According to Kar, CERT-In is just one body under the Ministry of Electronics and Information Technology (Meity), which the parliamentary committee oversees. This committee, supposed to meet regularly, has been missing these meetings due to the Covid-19 crisis.

In case of a data breach, the Indian cybersecurity watchdog Computer Emergency Response Team (CERT-In) must be notified. (Sora Shimazaki/Pexels)

“The way it works in the U.S., or even in the EU, Japan, Australia or Brazil — they all have privacy laws which mandate that if you have been breached, then you need to send out notifications. In the U.S. — if the number is less than 500, you don’t need to do that. In India, we have crossed that minimum number 1,000 times over, and yet, none of these organizations have informed their users,” said Kar.

He believes that the lack of strong privacy laws and regulations around disclosures related to data breaches gives companies the confidence to keep users in the dark about a data breach.

According to Kar, there are three pressing matters concerning CERT-In’s response to breaches.

“First is communication. I don’t know what they are doing about the data breaches. The second thing is helping the industry. CERT-In should actively categorize the breaches and ensure affected companies collaborate and share intelligence to improve the overall cybersecurity landscape.
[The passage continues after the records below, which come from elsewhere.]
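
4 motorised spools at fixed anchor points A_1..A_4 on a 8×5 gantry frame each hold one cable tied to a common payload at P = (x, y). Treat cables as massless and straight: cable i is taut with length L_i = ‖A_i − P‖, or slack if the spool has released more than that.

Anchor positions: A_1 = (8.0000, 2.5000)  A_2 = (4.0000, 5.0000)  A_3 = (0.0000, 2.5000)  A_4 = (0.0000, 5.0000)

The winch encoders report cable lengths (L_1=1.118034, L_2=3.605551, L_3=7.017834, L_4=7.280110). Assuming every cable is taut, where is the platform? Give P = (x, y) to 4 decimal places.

each cable: (A_i−P)·(A_i−P) = L_i²; let c_i = ‖A_i‖²−L_i²
c_1 = 64.0000+6.2500−1.2500 = 69.0000
row 1: 8.0000x − 5.0000y = 41.0000  (c_2=28.0000)
row 2: 16.0000x + 0.0000y = 112.0000  (c_3=-43.0000)
row 3: 16.0000x − 5.0000y = 97.0000  (c_4=-28.0000)
Cramer on rows 1–2 → x = 7.0000, y = 3.0000
check cable 4: ‖A_4−P‖² = 53.0000 ≈ L_4² = 53.0000 ✓

(7.0000, 3.0000)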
The third aspect is reparations in financial terms for the victims of these data breaches.”

The penalty for not reporting incidents to the CERT-in is a paltry INR 5,000 per day (approx $70). Also, the penalty for contravention of any regulations of the Information Technology Act, 2000, is INR 25,000 (approx $340).

“No rich corporation is ever going to lose sleep over such penalties,” Mohandas said.

After news emerged about Israeli spyware Pegasus affecting WhatsApp users, the government and CERT-In were proactive in sending WhatsApp a notice. (Anton/Pexels)

“Non-compliance of security standards should elicit much harsher penalties, and CERT-In should ideally be given the power to take cognizance on its own on security incidents and a stricter security breach notification law needs to be put in place.”

Back in 2019, after news emerged about Israeli spyware Pegasus affecting WhatsApp users, the government and CERT-In were proactive in sending WhatsApp a notice. In 2018, CERT-In issued an advisory in response to the Cambridge Analytica data breach.

But when it comes to data breaches by Indian companies, the response hasn’t been swift.

“There is digital nationalism, which is more about protectionism for Indian companies. You don’t want foreign companies to take over the Indian sector. Every nation-state can protect its interest, and there’s nothing wrong with it, but then make it a policy. In the current case, MobiKwik, Domino’s didn’t even care about the breach,” Kodali said.

“The onus to ensure data privacy is maintained and the rights of Indian users protected lies with the government. The companies may try to say many things to justify their stand, but policing them is CERT-In’s job. They have failed at this since the Information Technology Act came into being in 2000.”